You and your damn' Webleys...you're suckering me in.
Their mechanisms and shapes are much more interesting than are the American designs contemporary to them.

It's too late for me to become a collector, but I certainly have developed an interest in them.


----------



## lewwallace (Mar 4, 2015)

Steve M1911A1 said:


> Thank you!
> a) That last (RIC 3rd) cylinder-arbor release is already familiar to me.
> b) So, by your note, I have to assume that one of the "sear" levers is actually the cylinder-stop lever. Correct?
> c) Is the grip-frame both a front strap and a back strap? If "yes," does the back strap follow the contour of the grip at the top?
> ...


Interesting note on the rimfire. Question 4 answer. A feature was added to prevent the cylinder from turning under the weight of its loaded chambers. A small spring is attached to the lower right side of the frame, from where it extends in front of the cylinder to act as a friction brake. How 'bout them canny Brit gun designers?!?!


----------



## lewwallace (Mar 4, 2015)

*webley addenum*



Steve M1911A1 said:


> Questions About Several Interesting Features:
> 1. How, exactly, is the grip attached to the frame? It almost looks as if it's a butt joint! But(t) it can't be: Too weak.
> 2. How does one remove the cylinder? Does the cylinder-pin merely pull out, retained by a spring-loaded cross-bar which is easily overcome?
> 3. Why are there two separate sear levers, back at the rear of the trigger-guard? What does each of them do?
> 4. If the trigger is at rest, can the cylinder be made to revolve? In both directions?

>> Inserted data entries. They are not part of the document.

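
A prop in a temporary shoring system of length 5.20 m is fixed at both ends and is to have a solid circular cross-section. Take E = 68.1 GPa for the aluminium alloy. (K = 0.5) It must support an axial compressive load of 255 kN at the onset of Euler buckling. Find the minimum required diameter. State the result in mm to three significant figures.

d ≈ 85.0 mm

L_e = K·L = 0.5 × 5.20 = 2.600 m
Required I = P_cr·L_e²/(π²E) = 2.550×10^5 × 2.600² / (π² × 6.81×10^10) = 2.565×10^-6 m⁴
I_req = 2.565×10^6 mm⁴
Solid circle: I = πd⁴/64  ⇒  d = (64I/π)^(1/4) = (64×2.565×10^6/π)^(1/4) = 85.0 mm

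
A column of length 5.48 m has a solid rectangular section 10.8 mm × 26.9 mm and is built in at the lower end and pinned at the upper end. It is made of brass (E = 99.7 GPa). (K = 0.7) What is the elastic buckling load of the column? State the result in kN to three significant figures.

Buckling occurs about the weak axis: I_min = h·b³/12 with b = 10.8 mm (the shorter side).
I_min = 26.9×10.8³/12 = 2.824×10^3 mm⁴
I = 2.824×10^3 mm⁴ = 2.824×10^-9 m⁴
Effective length L_e = K·L = 0.7 × 5.48 = 3.836 m
P_cr = π²EI / L_e² = π² × 99.7×10⁹ × 2.824×10^-9 / 3.836² = 188.8 N

P_cr ≈ 0.189 kN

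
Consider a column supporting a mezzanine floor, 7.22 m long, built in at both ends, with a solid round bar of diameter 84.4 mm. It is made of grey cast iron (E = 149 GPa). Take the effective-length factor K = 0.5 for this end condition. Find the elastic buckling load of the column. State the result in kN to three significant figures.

I = πd⁴/64 = π×84.4⁴/64 = 2.491×10^6 mm⁴
I = 2.491×10^6 mm⁴ = 2.491×10^-6 m⁴
Effective length L_e = K·L = 0.5 × 7.22 = 3.610 m
P_cr = π²EI / L_e² = π² × 149×10⁹ × 2.491×10^-6 / 3.610² = 2.811×10^5 N

P_cr ≈ 281 kN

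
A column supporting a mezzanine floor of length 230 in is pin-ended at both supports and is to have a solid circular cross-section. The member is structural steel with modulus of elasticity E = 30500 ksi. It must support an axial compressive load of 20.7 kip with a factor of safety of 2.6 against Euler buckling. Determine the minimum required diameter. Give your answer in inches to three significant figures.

Required P_cr = n·P = 2.6 × 20.7 = 53.82 kip
L_e = K·L = 1 × 230 = 230.0 in
Required I = P_cr·L_e²/(π²E) = 5.382×10^4 × 230.0² / (π² × 3.05×10^7) = 9.458 in⁴
Solid circle: I = πd⁴/64  ⇒  d = (64I/π)^(1/4) = (64×9.458/π)^(1/4) = 3.73 in

d ≈ 3.73 in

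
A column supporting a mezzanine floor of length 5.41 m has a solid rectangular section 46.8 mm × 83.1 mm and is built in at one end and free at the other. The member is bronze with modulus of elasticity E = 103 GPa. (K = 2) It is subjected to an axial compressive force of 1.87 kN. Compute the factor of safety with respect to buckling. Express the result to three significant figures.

n ≈ 3.30

Buckling occurs about the weak axis: I_min = h·b³/12 with b = 46.8 mm (the shorter side).
I_min = 83.1×46.8³/12 = 7.098×10^5 mm⁴
I = 7.098×10^5 mm⁴ = 7.098×10^-7 m⁴
Effective length L_e = K·L = 2 × 5.41 = 10.82 m
P_cr = π²EI / L_e² = π² × 103×10⁹ × 7.098×10^-7 / 10.82² = 6.164×10^3 N
Factor of safety n = P_cr / P = 6.1637 / 1.87 = 3.30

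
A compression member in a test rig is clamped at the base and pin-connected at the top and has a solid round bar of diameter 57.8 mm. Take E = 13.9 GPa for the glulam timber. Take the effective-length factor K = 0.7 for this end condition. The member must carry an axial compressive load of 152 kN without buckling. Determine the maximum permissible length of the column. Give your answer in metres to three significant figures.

L_max ≈ 1.00 m

I = πd⁴/64 = π×57.8⁴/64 = 5.479×10^5 mm⁴
I = 5.479×10^-7 m⁴
At the buckling limit P_cr = P = 1.520×10^5 N
From P_cr = π²EI/(K·L)²:  L = (1/K)·√(π²EI/P_cr) = (1/0.7)·√(π²×1.39×10^10×5.479×10^-7/1.520×10^5)
L = 1.00 m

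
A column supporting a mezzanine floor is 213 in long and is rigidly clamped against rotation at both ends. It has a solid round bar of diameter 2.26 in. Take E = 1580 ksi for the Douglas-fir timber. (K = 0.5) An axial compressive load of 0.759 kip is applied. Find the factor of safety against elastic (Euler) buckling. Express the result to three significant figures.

n ≈ 2.32

I = πd⁴/64 = π×2.26⁴/64 = 1.281 in⁴
Effective length L_e = K·L = 0.5 × 213 = 106.5 in
P_cr = π²EI / L_e² = π² × 1580×10³ × 1.281 / 106.5² = 1.761×10^3 lb
Factor of safety n = P_cr / P = 1.7606 / 0.759 = 2.32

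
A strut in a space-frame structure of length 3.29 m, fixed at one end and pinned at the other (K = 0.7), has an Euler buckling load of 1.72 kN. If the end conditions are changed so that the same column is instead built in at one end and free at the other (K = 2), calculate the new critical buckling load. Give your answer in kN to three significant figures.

P_cr ∝ 1/K², so P_cr,new = P_cr,old × (K_old/K_new)² = 1.72 × (0.7/2)²
= 1.72 × 0.1225 = 0.211 kN

P_cr ≈ 0.211 kN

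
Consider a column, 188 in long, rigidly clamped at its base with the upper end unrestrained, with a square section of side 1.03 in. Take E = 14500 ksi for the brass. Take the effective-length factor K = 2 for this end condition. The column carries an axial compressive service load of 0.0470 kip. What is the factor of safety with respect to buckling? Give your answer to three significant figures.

I = a⁴/12 = 1.03⁴/12 = 9.379×10^-2 in⁴
Effective length L_e = K·L = 2 × 188 = 376.0 in
P_cr = π²EI / L_e² = π² × 14500×10³ × 9.379×10^-2 / 376.0² = 94.94 lb
Factor of safety n = P_cr / P = 0.094942 / 0.0470 = 2.02

n ≈ 2.02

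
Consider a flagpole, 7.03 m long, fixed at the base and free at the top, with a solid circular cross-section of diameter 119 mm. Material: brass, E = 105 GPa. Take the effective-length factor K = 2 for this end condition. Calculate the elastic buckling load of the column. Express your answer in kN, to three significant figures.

P_cr ≈ 51.6 kN

I = πd⁴/64 = π×119⁴/64 = 9.844×10^6 mm⁴
I = 9.844×10^6 mm⁴ = 9.844×10^-6 m⁴
Effective length L_e = K·L = 2 × 7.03 = 14.06 m
P_cr = π²EI / L_e² = π² × 105×10⁹ × 9.844×10^-6 / 14.06² = 5.160×10^4 N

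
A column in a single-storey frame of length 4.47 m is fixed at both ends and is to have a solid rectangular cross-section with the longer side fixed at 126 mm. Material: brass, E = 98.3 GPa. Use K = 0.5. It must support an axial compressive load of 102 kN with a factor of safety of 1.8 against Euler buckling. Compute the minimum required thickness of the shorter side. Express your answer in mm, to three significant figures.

b ≈ 44.8 mm

Required P_cr = n·P = 1.8 × 102 = 183.6 kN
L_e = K·L = 0.5 × 4.47 = 2.235 m
Required I = P_cr·L_e²/(π²E) = 1.836×10^5 × 2.235² / (π² × 9.83×10^10) = 9.453×10^-7 m⁴
I_req = 9.453×10^5 mm⁴
Rectangle, weak axis: I_min = h·b³/12 with h = 126 mm fixed  ⇒  b = (12I/h)^(1/3) = 44.8 mm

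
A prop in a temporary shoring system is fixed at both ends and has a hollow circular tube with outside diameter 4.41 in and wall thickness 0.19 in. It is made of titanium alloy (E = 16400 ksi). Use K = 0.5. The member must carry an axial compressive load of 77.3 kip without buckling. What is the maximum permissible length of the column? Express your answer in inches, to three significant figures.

L_max ≈ 217 in

Inner diameter d_i = 4.41 − 2×0.19 = 4.030 in
I = π(d_o⁴ − d_i⁴)/64 = π(4.41⁴ − 4.030⁴)/64 = 5.619 in⁴
At the buckling limit P_cr = P = 7.730×10^4 lb
From P_cr = π²EI/(K·L)²:  L = (1/K)·√(π²EI/P_cr) = (1/0.5)·√(π²×1.64×10^7×5.619/7.730×10^4)
L = 217 in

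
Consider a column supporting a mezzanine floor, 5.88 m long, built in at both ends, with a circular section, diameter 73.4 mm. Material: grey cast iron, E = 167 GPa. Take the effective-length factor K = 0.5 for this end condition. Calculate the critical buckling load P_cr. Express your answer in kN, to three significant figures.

I = πd⁴/64 = π×73.4⁴/64 = 1.425×10^6 mm⁴
I = 1.425×10^6 mm⁴ = 1.425×10^-6 m⁴
Effective length L_e = K·L = 0.5 × 5.88 = 2.940 m
P_cr = π²EI / L_e² = π² × 167×10⁹ × 1.425×10^-6 / 2.940² = 2.717×10^5 N

P_cr ≈ 272 kN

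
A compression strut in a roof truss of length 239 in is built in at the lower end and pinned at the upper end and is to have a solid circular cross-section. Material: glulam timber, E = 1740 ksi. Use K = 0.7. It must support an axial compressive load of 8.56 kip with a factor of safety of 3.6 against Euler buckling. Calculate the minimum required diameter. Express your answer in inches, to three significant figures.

d ≈ 5.66 in

Required P_cr = n·P = 3.6 × 8.56 = 30.82 kip
L_e = K·L = 0.7 × 239 = 167.3 in
Required I = P_cr·L_e²/(π²E) = 3.082×10^4 × 167.3² / (π² × 1.74×10^6) = 50.22 in⁴
Solid circle: I = πd⁴/64  ⇒  d = (64I/π)^(1/4) = (64×50.22/π)^(1/4) = 5.66 in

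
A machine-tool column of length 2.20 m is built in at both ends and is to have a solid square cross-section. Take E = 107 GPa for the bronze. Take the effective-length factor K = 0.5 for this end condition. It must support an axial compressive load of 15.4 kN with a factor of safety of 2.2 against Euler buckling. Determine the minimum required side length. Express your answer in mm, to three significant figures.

Required P_cr = n·P = 2.2 × 15.4 = 33.88 kN
L_e = K·L = 0.5 × 2.20 = 1.100 m
Required I = P_cr·L_e²/(π²E) = 3.388×10^4 × 1.100² / (π² × 1.07×10^11) = 3.882×10^-8 m⁴
I_req = 3.882×10^4 mm⁴
Solid square: I = a⁴/12  ⇒  a = (12I)^(1/4) = (12×3.882×10^4)^(1/4) = 26.1 mm

a ≈ 26.1 mm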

Steve, here's a close up of the frame mounted spring that acts as a friction break for the loaded cylinder!


----------



## Steve M1911A1 (Feb 6, 2008)

Now that's clever!
The spring impinges upon the cylinder's chamber mouths, intruding just enough to prevent backwards rotation.
While the spring cut might be said to weaken the frame somewhat, the result would still be stronger, and maybe even more positive, than the tiny upward-protruding cylinder stop used by all modern revolvers.
The cylinder would be stronger, too: The separate cuts which accommodate modern cylinder stops tend to be in places where they weaken the cylinder.

It's not a perfect design feature, but it is extremely clever and economical (mechanically speaking).

Thank you!


----------